MIAA D3 Boy’s Lacrosse: Dover-Sherborn over Grafton. The Raiders and Indians will square-off in the title game for the second time since 2016 and third since 2015. D-S has won both match-ups against the Indians and will certainly rely on Pierce Gregory to lead the Raiders to hopefully their final victory of the 2019 season. Henry Kenney will also be a player to watch on D-S, as well, but the Raiders must find a way to slow down Grafton’s Matt Gilliatt, who located the back of the net six times in his team’s state semifinal victory against Dracut.
MIAA D1 Girl’s Lacrosse: Notre Dame Academy over Longmeadow. Postseason wins over Needham and Westwood, along with a recent state semifinal victory against Walpole has provided the Cougars with the momentum they will need to slow down the Lancers, who are seeking their first state title since 2015 (beat Westwood, 10-9, in double-overtime). NDA last captured the D1 state championship in 2013 when they beat Longmeadow, 13-10, and will need a solid effort from their senior class, including Madison Ahern and Kelsey Kenney.

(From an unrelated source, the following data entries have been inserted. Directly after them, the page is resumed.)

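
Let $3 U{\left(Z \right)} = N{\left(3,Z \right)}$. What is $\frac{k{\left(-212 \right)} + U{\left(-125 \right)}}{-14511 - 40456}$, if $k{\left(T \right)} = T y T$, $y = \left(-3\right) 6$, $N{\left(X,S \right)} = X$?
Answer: $\frac{808991}{54967} \approx 14.718$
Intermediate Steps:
$U{\left(Z \right)} = 1$ ($U{\left(Z \right)} = \frac{1}{3} \cdot 3 = 1$)
$y = -18$
$k{\left(T \right)} = - 18 T^{2}$ ($k{\left(T \right)} = T \left(-18\right) T = - 18 T T = - 18 T^{2}$)
$\frac{k{\left(-212 \right)} + U{\left(-125 \right)}}{-14511 - 40456} = \frac{- 18 \left(-212\right)^{2} + 1}{-14511 - 40456} = \frac{\left(-18\right) 44944 + 1}{-54967} = \left(-808992 + 1\right) \left(- \frac{1}{54967}\right) = \left(-808991\right) \left(- \frac{1}{54967}\right) = \frac{808991}{54967}$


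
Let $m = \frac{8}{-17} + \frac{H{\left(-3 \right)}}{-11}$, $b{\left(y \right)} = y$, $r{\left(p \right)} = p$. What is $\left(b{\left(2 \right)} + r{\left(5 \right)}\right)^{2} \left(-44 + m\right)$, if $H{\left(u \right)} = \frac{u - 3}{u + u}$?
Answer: $- \frac{408317}{187} \approx -2183.5$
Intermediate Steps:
$H{\left(u \right)} = \frac{-3 + u}{2 u}$
$m = - \frac{105}{187}$ ($m = \frac{8}{-17} + \frac{\frac{1}{2} \frac{1}{-3} \left(-3 - 3\right)}{-11} = 8 \left(- \frac{1}{17}\right) + \frac{1}{2} \left(- \frac{1}{3}\right) \left(-6\right) \left(- \frac{1}{11}\right) = - \frac{8}{17} + 1 \left(- \frac{1}{11}\right) = - \frac{8}{17} - \frac{1}{11} = - \frac{105}{187} \approx -0.5615$)
$\left(b{\left(2 \right)} + r{\left(5 \right)}\right)^{2} \left(-44 + m\right) = \left(2 + 5\right)^{2} \left(-44 - \frac{105}{187}\right) = 7^{2} \left(- \frac{8333}{187}\right) = 49 \left(- \frac{8333}{187}\right) = - \frac{408317}{187}$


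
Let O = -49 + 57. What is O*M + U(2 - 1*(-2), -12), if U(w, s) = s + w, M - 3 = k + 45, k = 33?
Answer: 640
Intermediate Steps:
M = 81 (M = 3 + (33 + 45) = 3 + 78 = 81)
O = 8
O*M + U(2 - 1*(-2), -12) = 8*81 + (-12 + (2 - 1*(-2))) = 648 + (-12 + (2 + 2)) = 648 + (-12 + 4) = 648 - 8 = 640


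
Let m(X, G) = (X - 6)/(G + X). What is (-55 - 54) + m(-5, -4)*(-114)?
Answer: -745/3 ≈ -248.33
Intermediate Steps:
m(X, G) = (-6 + X)/(G + X)
(-55 - 54) + m(-5, -4)*(-114) = (-55 - 54) + ((-6 - 5)/(-4 - 5))*(-114) = -109 + (-11/(-9))*(-114) = -109 - ⅑*(-11)*(-114) = -109 + (11/9)*(-114) = -109 - 418/3 = -745/3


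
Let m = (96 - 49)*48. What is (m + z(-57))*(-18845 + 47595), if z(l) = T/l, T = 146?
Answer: 3692822500/57 ≈ 6.4786e+7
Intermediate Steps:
m = 2256 (m = 47*48 = 2256)
z(l) = 146/l
(m + z(-57))*(-18845 + 47595) = (2256 + 146/(-57))*(-18845 + 47595) = (2256 + 146*(-1/57))*28750 = (2256 - 146/57)*28750 = (128446/57)*28750 = 3692822500/57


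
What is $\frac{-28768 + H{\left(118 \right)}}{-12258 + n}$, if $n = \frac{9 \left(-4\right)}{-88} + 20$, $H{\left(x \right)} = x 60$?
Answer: $\frac{477136}{269227} \approx 1.7722$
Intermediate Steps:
$H{\left(x \right)} = 60 x$
$n = \frac{449}{22}$ ($n = \left(- \frac{1}{88}\right) \left(-36\right) + 20 = \frac{9}{22} + 20 = \frac{449}{22} \approx 20.409$)
$\frac{-28768 + H{\left(118 \right)}}{-12258 + n} = \frac{-28768 + 60 \cdot 118}{-12258 + \frac{449}{22}} = \frac{-28768 + 7080}{- \frac{269227}{22}} = \left(-21688\right) \left(- \frac{22}{269227}\right) = \frac{477136}{269227}$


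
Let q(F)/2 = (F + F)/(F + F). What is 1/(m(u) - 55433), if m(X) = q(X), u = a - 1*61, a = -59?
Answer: -1/55431 ≈ -1.8040e-5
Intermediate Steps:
u = -120 (u = -59 - 1*61 = -59 - 61 = -120)
q(F) = 2 (q(F) = 2*((F + F)/(F + F)) = 2*((2*F)/((2*F))) = 2*((2*F)*(1/(2*F))) = 2*1 = 2)
m(X) = 2
1/(m(u) - 55433) = 1/(2 - 55433) = 1/(-55431) = -1/55431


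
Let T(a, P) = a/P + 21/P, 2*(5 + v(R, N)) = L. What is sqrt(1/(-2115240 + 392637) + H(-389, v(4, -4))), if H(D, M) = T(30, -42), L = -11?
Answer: I*sqrt(706232278385130)/24116442 ≈ 1.1019*I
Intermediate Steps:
v(R, N) = -21/2 (v(R, N) = -5 + (1/2)*(-11) = -5 - 11/2 = -21/2)
T(a, P) = 21/P + a/P
H(D, M) = -17/14 (H(D, M) = (21 + 30)/(-42) = -1/42*51 = -17/14)
sqrt(1/(-2115240 + 392637) + H(-389, v(4, -4))) = sqrt(1/(-2115240 + 392637) - 17/14) = sqrt(1/(-1722603) - 17/14) = sqrt(-1/1722603 - 17/14) = sqrt(-29284265/24116442) = I*sqrt(706232278385130)/24116442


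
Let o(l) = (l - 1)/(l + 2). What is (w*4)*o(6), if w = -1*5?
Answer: -25/2 ≈ -12.500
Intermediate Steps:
o(l) = (-1 + l)/(2 + l)
w = -5
(w*4)*o(6) = (-5*4)*((-1 + 6)/(2 + 6)) = -20*5/8 = -25/2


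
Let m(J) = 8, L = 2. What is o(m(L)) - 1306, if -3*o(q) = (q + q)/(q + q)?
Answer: -3919/3 ≈ -1306.3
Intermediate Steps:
o(q) = -⅓ (o(q) = -(q + q)/(3*(q + q)) = -2*q/(3*(2*q)) = -2*q*1/(2*q)/3 = -⅓*1 = -⅓)
o(m(L)) - 1306 = -⅓ - 1306 = -3919/3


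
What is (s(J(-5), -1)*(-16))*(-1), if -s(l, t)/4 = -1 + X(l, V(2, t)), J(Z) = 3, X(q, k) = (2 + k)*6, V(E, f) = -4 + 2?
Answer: 64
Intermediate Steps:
V(E, f) = -2
X(q, k) = 12 + 6*k
s(l, t) = 4 (s(l, t) = -4*(-1 + (12 + 6*(-2))) = -4*(-1 + (12 - 12)) = -4*(-1 + 0) = -4*(-1) = 4)
(s(J(-5), -1)*(-16))*(-1) = (4*(-16))*(-1) = -64*(-1) = 64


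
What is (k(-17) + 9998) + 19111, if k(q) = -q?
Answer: 29126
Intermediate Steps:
(k(-17) + 9998) + 19111 = (-1*(-17) + 9998) + 19111 = (17 + 9998) + 19111 = 10015 + 19111 = 29126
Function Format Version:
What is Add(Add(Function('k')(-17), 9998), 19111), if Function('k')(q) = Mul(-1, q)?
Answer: 29126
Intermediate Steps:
Add(Add(Function('k')(-17), 9998), 19111) = Add(Add(Mul(-1, -17), 9998), 19111) = Add(Add(17, 9998), 19111) = Add(10015, 19111) = 29126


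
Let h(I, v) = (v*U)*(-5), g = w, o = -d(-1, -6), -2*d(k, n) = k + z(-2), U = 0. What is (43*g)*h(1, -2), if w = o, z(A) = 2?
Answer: 0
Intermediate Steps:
d(k, n) = -1 - k/2 (d(k, n) = -(k + 2)/2 = -(2 + k)/2 = -1 - k/2)
o = ½ (o = -(-1 - ½*(-1)) = -(-1 + ½) = -1*(-½) = ½ ≈ 0.50000)
w = ½ ≈ 0.50000
g = ½ ≈ 0.50000
h(I, v) = 0 (h(I, v) = (v*0)*(-5) = 0*(-5) = 0)
(43*g)*h(1, -2) = (43*(½))*0 = (43/2)*0 = 0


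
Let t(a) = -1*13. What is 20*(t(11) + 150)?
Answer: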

MIAA D2 Girl’s Lacrosse: Cohasset over Manchester-Essex. Cohasset’s Jane Hansen will attempt to cap her high school career with a state championship before she attempts to lead Northwestern University to a national championship next spring. Hansen and the Skippers have gained some valuable experience this spring by competing against some of the state’s top teams, including Longmeadow, Notre Dame Academy, and Wellesley. That experience should help the Skippers against a talented Hornets squad, which has scored some exciting postseason wins, including a 7-6 win over Newburyport in the D2 North finals and an 11-10 win earlier this week over Bromfield in the state semifinals.
Just hours before the Boston Bruins and St. Louis Blues squared-off in the seventh game of the 2019 Stanley Cup Finals, Western New England announced some exciting news that they would be adding women’s ice hockey, the school’s 20th varsity sport, during the 2020-21 school year.

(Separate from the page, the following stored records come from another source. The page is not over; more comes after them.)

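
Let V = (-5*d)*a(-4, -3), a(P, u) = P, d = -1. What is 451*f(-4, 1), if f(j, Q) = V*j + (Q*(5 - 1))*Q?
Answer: 37884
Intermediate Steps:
V = -20 (V = -5*(-1)*(-4) = 5*(-4) = -20)
f(j, Q) = -20*j + 4*Q² (f(j, Q) = -20*j + (Q*(5 - 1))*Q = -20*j + (Q*4)*Q = -20*j + (4*Q)*Q = -20*j + 4*Q²)
451*f(-4, 1) = 451*(-20*(-4) + 4*1²) = 451*(80 + 4*1) = 451*(80 + 4) = 451*84 = 37884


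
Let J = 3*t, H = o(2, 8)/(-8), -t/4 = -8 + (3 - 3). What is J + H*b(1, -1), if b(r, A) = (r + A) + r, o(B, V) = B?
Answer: 383/4 ≈ 95.750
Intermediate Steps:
t = 32 (t = -4*(-8 + (3 - 3)) = -4*(-8 + 0) = -4*(-8) = 32)
b(r, A) = A + 2*r (b(r, A) = (A + r) + r = A + 2*r)
H = -1/4 (H = 2/(-8) = 2*(-1/8) = -1/4 ≈ -0.25000)
J = 96 (J = 3*32 = 96)
J + H*b(1, -1) = 96 - (-1 + 2*1)/4 = 96 - (-1 + 2)/4 = 96 - 1/4*1 = 96 - 1/4 = 383/4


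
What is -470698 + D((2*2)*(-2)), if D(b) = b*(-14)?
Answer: -470586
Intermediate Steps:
D(b) = -14*b
-470698 + D((2*2)*(-2)) = -470698 - 14*2*2*(-2) = -470698 - 56*(-2) = -470698 - 14*(-8) = -470698 + 112 = -470586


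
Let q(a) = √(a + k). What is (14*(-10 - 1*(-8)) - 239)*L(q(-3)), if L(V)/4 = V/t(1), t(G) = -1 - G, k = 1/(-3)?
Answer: 178*I*√30 ≈ 974.95*I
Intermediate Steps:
k = -⅓ ≈ -0.33333
q(a) = √(-⅓ + a) (q(a) = √(a - ⅓) = √(-⅓ + a))
L(V) = -2*V (L(V) = 4*(V/(-1 - 1*1)) = 4*(V/(-1 - 1)) = 4*(V/(-2)) = 4*(V*(-½)) = 4*(-V/2) = -2*V)
(14*(-10 - 1*(-8)) - 239)*L(q(-3)) = (14*(-10 - 1*(-8)) - 239)*(-2*√(-3 + 9*(-3))/3) = (14*(-10 + 8) - 239)*(-2*√(-3 - 27)/3) = (14*(-2) - 239)*(-2*√(-30)/3) = (-28 - 239)*(-2*I*√30/3) = -(-534)*I*√30/3 = -(-178)*I*√30 = 178*I*√30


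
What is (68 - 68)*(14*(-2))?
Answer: 0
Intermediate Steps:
(68 - 68)*(14*(-2)) = 0*(-28) = 0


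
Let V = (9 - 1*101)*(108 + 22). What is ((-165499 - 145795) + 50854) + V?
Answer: -272400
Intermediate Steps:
V = -11960 (V = (9 - 101)*130 = -92*130 = -11960)
((-165499 - 145795) + 50854) + V = ((-165499 - 145795) + 50854) - 11960 = (-311294 + 50854) - 11960 = -260440 - 11960 = -272400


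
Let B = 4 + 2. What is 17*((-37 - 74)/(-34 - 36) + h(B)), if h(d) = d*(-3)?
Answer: -19533/70 ≈ -279.04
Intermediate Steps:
B = 6
h(d) = -3*d
17*((-37 - 74)/(-34 - 36) + h(B)) = 17*((-37 - 74)/(-34 - 36) - 3*6) = 17*(-111/(-70) - 18) = 17*(-111*(-1/70) - 18) = 17*(111/70 - 18) = 17*(-1149/70) = -19533/70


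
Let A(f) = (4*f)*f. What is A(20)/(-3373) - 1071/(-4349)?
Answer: -3345917/14669177 ≈ -0.22809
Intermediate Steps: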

The exciting news of the school adding women’s ice hockey was shared by Matt LaBranche, Western New England’s Director of Athletics, Recreational Sport & Physical Education, who looking forward to seeing the team compete in 2020.

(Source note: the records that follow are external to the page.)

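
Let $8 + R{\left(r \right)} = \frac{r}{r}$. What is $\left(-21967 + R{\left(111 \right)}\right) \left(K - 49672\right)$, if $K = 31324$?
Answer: $403178952$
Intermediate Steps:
$R{\left(r \right)} = -7$ ($R{\left(r \right)} = -8 + \frac{r}{r} = -8 + 1 = -7$)
$\left(-21967 + R{\left(111 \right)}\right) \left(K - 49672\right) = \left(-21967 - 7\right) \left(31324 - 49672\right) = \left(-21974\right) \left(-18348\right) = 403178952$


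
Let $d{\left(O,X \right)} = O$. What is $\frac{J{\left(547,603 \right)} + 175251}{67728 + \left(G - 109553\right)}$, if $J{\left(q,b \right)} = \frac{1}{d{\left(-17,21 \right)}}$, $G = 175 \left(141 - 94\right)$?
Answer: $- \frac{1489633}{285600} \approx -5.2158$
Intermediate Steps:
$G = 8225$ ($G = 175 \cdot 47 = 8225$)
$J{\left(q,b \right)} = - \frac{1}{17}$ ($J{\left(q,b \right)} = \frac{1}{-17} = - \frac{1}{17}$)
$\frac{J{\left(547,603 \right)} + 175251}{67728 + \left(G - 109553\right)} = \frac{- \frac{1}{17} + 175251}{67728 + \left(8225 - 109553\right)} = \frac{2979266}{17 \left(67728 + \left(8225 - 109553\right)\right)} = \frac{2979266}{17 \left(67728 - 101328\right)} = \frac{2979266}{17 \left(-33600\right)} = \frac{2979266}{17} \left(- \frac{1}{33600}\right) = - \frac{1489633}{285600}$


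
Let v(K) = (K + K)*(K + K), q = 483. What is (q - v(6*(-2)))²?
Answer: 8649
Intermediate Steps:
v(K) = 4*K² (v(K) = (2*K)*(2*K) = 4*K²)
(q - v(6*(-2)))² = (483 - 4*(6*(-2))²)² = (483 - 4*(-12)²)² = (483 - 4*144)² = (483 - 1*576)² = (483 - 576)² = (-93)² = 8649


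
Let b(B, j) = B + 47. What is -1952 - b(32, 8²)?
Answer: -2031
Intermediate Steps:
b(B, j) = 47 + B
-1952 - b(32, 8²) = -1952 - (47 + 32) = -1952 - 1*79 = -1952 - 79 = -2031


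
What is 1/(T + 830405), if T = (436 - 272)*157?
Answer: 1/856153 ≈ 1.1680e-6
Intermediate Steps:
T = 25748 (T = 164*157 = 25748)
1/(T + 830405) = 1/(25748 + 830405) = 1/856153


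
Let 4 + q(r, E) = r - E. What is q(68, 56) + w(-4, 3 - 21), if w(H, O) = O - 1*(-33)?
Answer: 23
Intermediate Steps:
q(r, E) = -4 + r - E (q(r, E) = -4 + (r - E) = -4 + r - E)
w(H, O) = 33 + O (w(H, O) = O + 33 = 33 + O)
q(68, 56) + w(-4, 3 - 21) = (-4 + 68 - 1*56) + (33 + (3 - 21)) = (-4 + 68 - 56) + (33 - 18) = 8 + 15 = 23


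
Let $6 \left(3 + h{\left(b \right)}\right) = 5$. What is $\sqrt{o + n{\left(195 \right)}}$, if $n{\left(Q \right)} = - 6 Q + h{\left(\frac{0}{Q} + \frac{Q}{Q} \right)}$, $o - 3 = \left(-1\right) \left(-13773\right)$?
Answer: $\frac{\sqrt{453738}}{6} \approx 112.27$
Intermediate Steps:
$o = 13776$ ($o = 3 - -13773 = 3 + 13773 = 13776$)
$h{\left(b \right)} = - \frac{13}{6}$ ($h{\left(b \right)} = -3 + \frac{1}{6} \cdot 5 = -3 + \frac{5}{6} = - \frac{13}{6}$)
$n{\left(Q \right)} = - \frac{13}{6} - 6 Q$ ($n{\left(Q \right)} = - 6 Q - \frac{13}{6} = - \frac{13}{6} - 6 Q$)
$\sqrt{o + n{\left(195 \right)}} = \sqrt{13776 - \frac{7033}{6}} = \sqrt{\frac{75623}{6}} = \frac{\sqrt{453738}}{6}$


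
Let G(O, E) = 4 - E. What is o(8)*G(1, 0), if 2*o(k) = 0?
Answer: 0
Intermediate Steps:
o(k) = 0 (o(k) = (½)*0 = 0)
o(8)*G(1, 0) = 0*(4 - 1*0) = 0*(4 + 0) = 0*4 = 0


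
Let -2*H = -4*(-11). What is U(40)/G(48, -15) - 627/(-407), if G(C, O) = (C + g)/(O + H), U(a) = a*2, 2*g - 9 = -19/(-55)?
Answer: -5858471/107189 ≈ -54.656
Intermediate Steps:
H = -22 (H = -(-2)*(-11) = -½*44 = -22)
g = 257/55 (g = 9/2 + (-19/(-55))/2 = 9/2 + (-19*(-1/55))/2 = 9/2 + (½)*(19/55) = 9/2 + 19/110 = 257/55 ≈ 4.6727)
U(a) = 2*a
G(C, O) = (257/55 + C)/(-22 + O) (G(C, O) = (C + 257/55)/(O - 22) = (257/55 + C)/(-22 + O))
U(40)/G(48, -15) - 627/(-407) = (2*40)/(((257/55 + 48)/(-22 - 15))) - 627/(-407) = 80/(((2897/55)/(-37))) - 627*(-1/407) = 80/((-1/37*2897/55)) + 57/37 = 80/(-2897/2035) + 57/37 = 80*(-2035/2897) + 57/37 = -162800/2897 + 57/37 = -5858471/107189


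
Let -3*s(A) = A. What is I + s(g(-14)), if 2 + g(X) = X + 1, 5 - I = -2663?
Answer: 2673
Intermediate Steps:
I = 2668 (I = 5 - 1*(-2663) = 5 + 2663 = 2668)
g(X) = -1 + X (g(X) = -2 + (X + 1) = -2 + (1 + X) = -1 + X)
s(A) = -A/3
I + s(g(-14)) = 2668 - (-1 - 14)/3 = 2668 - 1/3*(-15) = 2668 + 5 = 2673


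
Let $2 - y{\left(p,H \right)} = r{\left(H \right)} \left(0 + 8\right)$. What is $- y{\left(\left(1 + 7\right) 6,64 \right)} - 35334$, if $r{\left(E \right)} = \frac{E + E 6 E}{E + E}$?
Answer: $-33796$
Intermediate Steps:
$r{\left(E \right)} = \frac{E + 6 E^{2}}{2 E}$ ($r{\left(E \right)} = \frac{E + 6 E E}{2 E} = \left(E + 6 E^{2}\right) \frac{1}{2 E} = \frac{E + 6 E^{2}}{2 E}$)
$y{\left(p,H \right)} = -2 - 24 H$ ($y{\left(p,H \right)} = 2 - \left(\frac{1}{2} + 3 H\right) \left(0 + 8\right) = 2 - \left(\frac{1}{2} + 3 H\right) 8 = 2 - \left(4 + 24 H\right) = -2 - 24 H$)
$- y{\left(\left(1 + 7\right) 6,64 \right)} - 35334 = - (-2 - 1536) - 35334 = \left(-1\right) \left(-1538\right) - 35334 = 1538 - 35334 = -33796$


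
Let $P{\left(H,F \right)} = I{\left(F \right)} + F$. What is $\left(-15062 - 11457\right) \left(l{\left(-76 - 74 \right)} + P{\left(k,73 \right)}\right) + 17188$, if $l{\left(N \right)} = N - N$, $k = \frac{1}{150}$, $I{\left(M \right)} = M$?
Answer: $-3854586$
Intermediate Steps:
$k = \frac{1}{150} \approx 0.0066667$
$l{\left(N \right)} = 0$
$P{\left(H,F \right)} = 2 F$ ($P{\left(H,F \right)} = F + F = 2 F$)
$\left(-15062 - 11457\right) \left(l{\left(-76 - 74 \right)} + P{\left(k,73 \right)}\right) + 17188 = \left(-15062 - 11457\right) \left(0 + 2 \cdot 73\right) + 17188 = - 26519 \left(0 + 146\right) + 17188 = \left(-26519\right) 146 + 17188 = -3871774 + 17188 = -3854586$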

LaBranche also announced the hiring of Katie Zimmerman, who becomes the first head coach in the program’s history. Zimmerman previously served as an assistant at nearby Amherst College and has prior coaching experience with USA Hockey and SUNY Cortland.
Zimmerman also played Division III hockey forHamilton College in the New England Small College Athletic Conference (NESCAC).
According to Wednesday’s release, Western New England will join 66 other colleges that sponsor women’s ice hockey at the Division III level.
Nichols College announced on Thursday that Brandon Linton has been named the 20th men’s basketball coach in program history.
Linton replaces Scott Faucher, who guided the Bison to 28-3 record this past winter, including an appearance in the NCAA Division III sectional finals (elite eight).
“Nichols College is a special institution that offers a world-class experience for our student-athletes both on and off of the court,” said Linton in Thursday’s release. “I cannot wait to begin the process of getting to know our current players and continuing to build on the foundation they have created.”
Linton is no stranger to Division III basketball as he played for Clarkson University in the Liberty League (LL) and spent time as an assistant under coach Tim Gilbride at BowdoinCollege.